Sometimes a screw will become loose – the wood fibers around the threads of the screw have become torn away and the screw stops doing what it is supposed to do. It might be from wear and tear, or it might have been a sudden shock to the joining, but the screw stops holding pieces of wood or something attached to the wood together.
An example of wear and tear might be screws that hold a door hinge plate to the door frame. Doors are opened and closed perhaps thousands of times, and that kind of wear and tear can eventually cause the screw to become loose. The door will stop closing smoothly or tightly as a result, and something needs to be done.
In these instances, a larger screw, one that has a coarser thread (fewer threads per inch) and is larger than the one being replaced, is not an option. the pre-drilled hole in the hinge plate will limit the size of the screw you can use. So, we need to find an alternative for this kind of repair.
Wood glue will come into play, along with other materials.
Matchsticks, Toothpicks, Glue, And A Screw
Matchsticks and toothpicks are both made of wood. Take the head off the matchsticks, and they are basically the same.
You can use a little Gorilla Wood Glue, or the glue of your preference, in the screw hole and insert a few of either. Allow the wood glue sufficient time to dry, and you will have new wood fiber strongly bonded to the wood of the door frame, cabinet frame, etc. Instead of using a larger screw size, you have made the screw hole smaller. Cut off the tips of the matchsticks or toothpicks and sand the wood surface smooth.

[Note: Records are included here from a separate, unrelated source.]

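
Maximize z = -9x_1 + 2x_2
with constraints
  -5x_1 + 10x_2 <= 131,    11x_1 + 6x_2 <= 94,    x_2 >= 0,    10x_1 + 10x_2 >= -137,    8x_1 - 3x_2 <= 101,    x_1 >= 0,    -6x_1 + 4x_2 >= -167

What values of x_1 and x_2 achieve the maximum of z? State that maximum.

Corner points and z = -9x_1 + 2x_2:
  (11/10, 273/20) → z = 87/5
  (0, 131/10) → z = 131/5
  (94/11, 0) → z = -846/11
  (0, 0) → z = 0

The optimum lies where -5x_1 + 10x_2 = 131 and x_1 = 0.
Solving simultaneously gives x_1 = 0, x_2 = 131/10.

x_1 = 0, x_2 = 131/10, maximum z = 131/5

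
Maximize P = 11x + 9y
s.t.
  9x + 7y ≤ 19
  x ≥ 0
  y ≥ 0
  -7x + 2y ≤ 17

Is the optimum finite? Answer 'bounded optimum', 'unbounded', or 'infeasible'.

bounded optimum

Feasible corners and P = 11x + 9y:
  (0, 19/7) → P = 171/7
  (19/9, 0) → P = 209/9
  (0, 0) → P = 0
The feasible region has finitely many vertices and no improving ray; the maximum is 171/7 at (0, 19/7).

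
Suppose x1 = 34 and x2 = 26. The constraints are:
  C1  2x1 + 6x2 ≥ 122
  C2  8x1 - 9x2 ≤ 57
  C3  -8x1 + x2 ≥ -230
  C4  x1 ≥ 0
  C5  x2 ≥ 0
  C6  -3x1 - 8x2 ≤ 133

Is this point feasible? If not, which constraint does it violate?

Constraint C3: -8x1 + x2 = -246, which is not ≥ -230. All other constraints are satisfied.

not feasible — violates C3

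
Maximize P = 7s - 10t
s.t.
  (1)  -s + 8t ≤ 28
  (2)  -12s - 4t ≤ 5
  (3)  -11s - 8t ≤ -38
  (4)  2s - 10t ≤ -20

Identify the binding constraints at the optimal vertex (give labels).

(1) and (4)

Extreme points and P = 7s - 10t:
  (5/6, 173/48) → P = -725/24
  (20, 6) → P = 80
  (110/63, 148/63) → P = -710/63

The maximum is at (20, 6). Substituting into each constraint, equality holds for (1) and (4); the remaining constraints have slack.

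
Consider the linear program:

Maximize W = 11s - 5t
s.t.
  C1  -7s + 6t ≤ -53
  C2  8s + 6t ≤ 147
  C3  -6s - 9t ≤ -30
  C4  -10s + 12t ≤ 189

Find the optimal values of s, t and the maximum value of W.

Corner points and W = 11s - 5t:
  (40/3, 121/18) → W = 2035/18
  (73/11, -12/11) → W = 863/11
  (127/4, -107/6) → W = 5261/12

s = 127/4, t = -107/6, maximum W = 5261/12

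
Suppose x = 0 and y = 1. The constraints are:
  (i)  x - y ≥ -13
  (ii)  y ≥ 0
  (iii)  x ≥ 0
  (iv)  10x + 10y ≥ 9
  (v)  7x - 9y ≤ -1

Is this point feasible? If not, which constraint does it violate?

(i): -1 ≥ -13 ✓
(ii): 1 ≥ 0 ✓
(iii): 0 ≥ 0 ✓
(iv): 10 ≥ 9 ✓
(v): -9 ≤ -1 ✓

feasible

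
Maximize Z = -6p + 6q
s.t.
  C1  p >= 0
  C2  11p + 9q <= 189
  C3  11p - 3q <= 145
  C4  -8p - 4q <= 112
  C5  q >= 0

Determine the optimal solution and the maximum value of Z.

p = 0, q = 21, maximum Z = 126

Extreme points and Z = -6p + 6q:
  (0, 21) → Z = 126
  (0, 0) → Z = 0
  (156/11, 11/3) → Z = -694/11
  (145/11, 0) → Z = -870/11

The optimum lies where p = 0 and 11p + 9q = 189.
Solving simultaneously gives p = 0, q = 21.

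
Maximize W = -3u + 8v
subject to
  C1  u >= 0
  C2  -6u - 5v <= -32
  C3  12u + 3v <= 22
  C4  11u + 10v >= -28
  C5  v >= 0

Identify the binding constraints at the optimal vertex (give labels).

Extreme points and W = -3u + 8v:
  (0, 32/5) → W = 256/5
  (0, 22/3) → W = 176/3
  (1/3, 6) → W = 47

The maximum is at (0, 22/3). Substituting into each constraint, equality holds for C1 and C3; the remaining constraints have slack.

C1 and C3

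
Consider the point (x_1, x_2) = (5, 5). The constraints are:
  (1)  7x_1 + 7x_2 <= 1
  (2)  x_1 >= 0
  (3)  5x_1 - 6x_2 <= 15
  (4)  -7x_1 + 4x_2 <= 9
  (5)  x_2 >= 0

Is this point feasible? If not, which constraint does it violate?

not feasible — violates (1)

Constraint (1): 7x_1 + 7x_2 = 70, which is not ≤ 1. All other constraints are satisfied.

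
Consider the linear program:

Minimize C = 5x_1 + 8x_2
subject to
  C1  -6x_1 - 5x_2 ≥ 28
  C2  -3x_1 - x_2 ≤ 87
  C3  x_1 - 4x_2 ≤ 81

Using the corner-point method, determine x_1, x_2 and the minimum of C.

Corner points and C = 5x_1 + 8x_2:
  (-407/9, 146/3) → C = 1469/9
  (293/29, -514/29) → C = -2647/29
  (-267/13, -330/13) → C = -3975/13

The binding constraints are -3x_1 - x_2 = 87 and x_1 - 4x_2 = 81.
Solving simultaneously gives x_1 = -267/13, x_2 = -330/13.

x_1 = -267/13, x_2 = -330/13, minimum C = -3975/13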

Line up the hinge place, drive the screws in, and the hinge plate will hold tightly once again to the door frame. Be careful not to drive the screw in too hard or deep, or you will run the risk of damaging the wood fibers once again – just tight enough to hold well.
Fill The Screw Hole In Other Ways
A hardwood dowel could also be used, and glue would be used in this instance, too. The same principle applies, and the same steps should be followed. Allow the glue to dry fully, cut off the top of the dowel, and sand it down smooth with the wood’s surface. Drive the screws, and you’re done.
If you have scraps of wood handy, you can also fill the screw hole with bits and pieces of the wood mixed with some Gorilla Wood Glue. Don’t be stingy with either the wood or the wood glue – you can always trim down the wood and sand away excess glue after it has dried. With new wood fibers for the screw to grab hold of, simply drive the screw in.
Particle Board and MDF
We also work with particle board and MDF (medium-density fiberboard), and we know there can be tear-out when screwed joints are stressed beyond their ability to withstand. The matchstick/toothpick solution is not the best one for this problem.
You will want to patch the particle board of MDF first by drilling out a hole larger than the one you are repairing, maybe a 1/2″ hole, and fill it with glue and a 1/2″ hardwood plug or dowel. Allow plenty of time for the glue to dry – Gorilla Wood Glue containers will have those instructions on them for a full curing, maybe upwards of 24 hours to be sure it is solidly set.
Then, drill a pilot hole in the plug or dowel and drive the screw in. With a little patience, a little attention to the board, and the problem is solved.
The Strength of Wood Glue
We’ve mentioned the strength of wood glue and how a glued wood joint will be stronger than the wood itself. Here’s a video that will demonstrate this truth.
The wood broke a few times as pressure was applied, but the glue line held. Unscientific in the video, yes, but you’ll see for yourself how one of us woodworkers conducted his own test very effectively.
All is not lost when screws come loose and stop doing their job. Involve a bit of glue, whether Gorilla Wood Glue (which we like) or some other brand, with your screw(s), and the problem will be easily solved.